Novel environmentally sustainable plasticizers based on ricinoleic acid for polyvinyl chloride: structure and properties

Abstract

Migration of conventional petrochemical plasticizers can negatively affect the performance of plasticized products, human health and the environment and result in the reduction of petroleum resources. Thus, the development of bio-based plasticizers with migration resistance is very critical. In this study, two novel bio-based plasticizers with different structures derived from ricinoleic acid, i.e., epoxy acetylated benzyl ricinoleate (EABR) and epoxy acetyl terephthalate ricinoleate (EATPR), with good plasticizing effect and migration resistance were synthesized and characterized.
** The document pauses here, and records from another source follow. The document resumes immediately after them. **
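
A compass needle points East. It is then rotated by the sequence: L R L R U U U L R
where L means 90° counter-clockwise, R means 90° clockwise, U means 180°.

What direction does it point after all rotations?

Answer: Final heading: West

Derivation:
Start: East
  L (left (90° counter-clockwise)) -> North
  R (right (90° clockwise)) -> East
  L (left (90° counter-clockwise)) -> North
  R (right (90° clockwise)) -> East
  U (U-turn (180°)) -> West
  U (U-turn (180°)) -> East
  U (U-turn (180°)) -> West
  L (left (90° counter-clockwise)) -> South
  R (right (90° clockwise)) -> West
Final: West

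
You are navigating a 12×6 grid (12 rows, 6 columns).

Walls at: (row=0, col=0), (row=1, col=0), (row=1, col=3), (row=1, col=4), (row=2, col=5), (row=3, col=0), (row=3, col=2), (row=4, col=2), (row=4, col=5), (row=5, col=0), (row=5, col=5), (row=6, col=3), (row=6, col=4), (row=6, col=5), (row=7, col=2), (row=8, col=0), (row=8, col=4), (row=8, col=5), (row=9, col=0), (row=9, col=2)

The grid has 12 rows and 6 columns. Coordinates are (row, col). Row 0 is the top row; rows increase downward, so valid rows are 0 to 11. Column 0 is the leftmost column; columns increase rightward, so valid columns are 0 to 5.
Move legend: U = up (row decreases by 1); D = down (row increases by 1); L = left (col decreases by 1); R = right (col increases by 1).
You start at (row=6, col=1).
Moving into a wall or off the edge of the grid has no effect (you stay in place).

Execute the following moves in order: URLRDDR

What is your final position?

Start: (row=6, col=1)
  U (up): (row=6, col=1) -> (row=5, col=1)
  R (right): (row=5, col=1) -> (row=5, col=2)
  L (left): (row=5, col=2) -> (row=5, col=1)
  R (right): (row=5, col=1) -> (row=5, col=2)
  D (down): (row=5, col=2) -> (row=6, col=2)
  D (down): blocked, stay at (row=6, col=2)
  R (right): blocked, stay at (row=6, col=2)
Final: (row=6, col=2)

Answer: Final position: (row=6, col=2)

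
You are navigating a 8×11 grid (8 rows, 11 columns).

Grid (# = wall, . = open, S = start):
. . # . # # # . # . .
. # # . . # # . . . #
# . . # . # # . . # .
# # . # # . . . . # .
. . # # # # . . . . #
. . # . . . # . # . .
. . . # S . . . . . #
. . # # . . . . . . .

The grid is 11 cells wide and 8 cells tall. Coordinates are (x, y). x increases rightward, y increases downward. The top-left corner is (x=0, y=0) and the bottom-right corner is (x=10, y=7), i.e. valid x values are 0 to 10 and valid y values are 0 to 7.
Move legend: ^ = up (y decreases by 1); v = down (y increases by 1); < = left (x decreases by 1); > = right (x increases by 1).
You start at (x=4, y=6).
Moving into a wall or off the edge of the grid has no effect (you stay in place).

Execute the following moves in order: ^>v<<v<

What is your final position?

Start: (x=4, y=6)
  ^ (up): (x=4, y=6) -> (x=4, y=5)
  > (right): (x=4, y=5) -> (x=5, y=5)
  v (down): (x=5, y=5) -> (x=5, y=6)
  < (left): (x=5, y=6) -> (x=4, y=6)
  < (left): blocked, stay at (x=4, y=6)
  v (down): (x=4, y=6) -> (x=4, y=7)
  < (left): blocked, stay at (x=4, y=7)
Final: (x=4, y=7)

Answer: Final position: (x=4, y=7)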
The structure of EABR and EATPR was confirmed using FTIR and ¹H NMR spectroscopies. The mechanical, thermal, and migration properties of the PVC samples plasticized with EABR and EATPR were extensively investigated, and the commercial plasticizer dioctyl terephthalate (DOTP) was used for comparison. The plasticized PVC samples with EABR and EATPR showed similar impact strength, elongation at break, and glass transition temperature (T_g) to DOTP-plasticized samples, indicating a good plasticizing effect on PVC. Furthermore, EABR and EATPR demonstrated superior performance in migration and volatility tests compared to DOTP. Besides, the plasticizing properties of the plasticized PVC were very sensitive to the structure of the plasticizer; EATPR, with a symmetric structure, showed better plasticization and plasticizing efficiency than EABR, with an asymmetric structure. In conclusion, the two bio-based plasticizers derived from ricinoleic acid showed attractive potential as alternatives to phthalate plasticizers, especially EATPR, with a larger symmetric molecular structure and higher aliphatic content.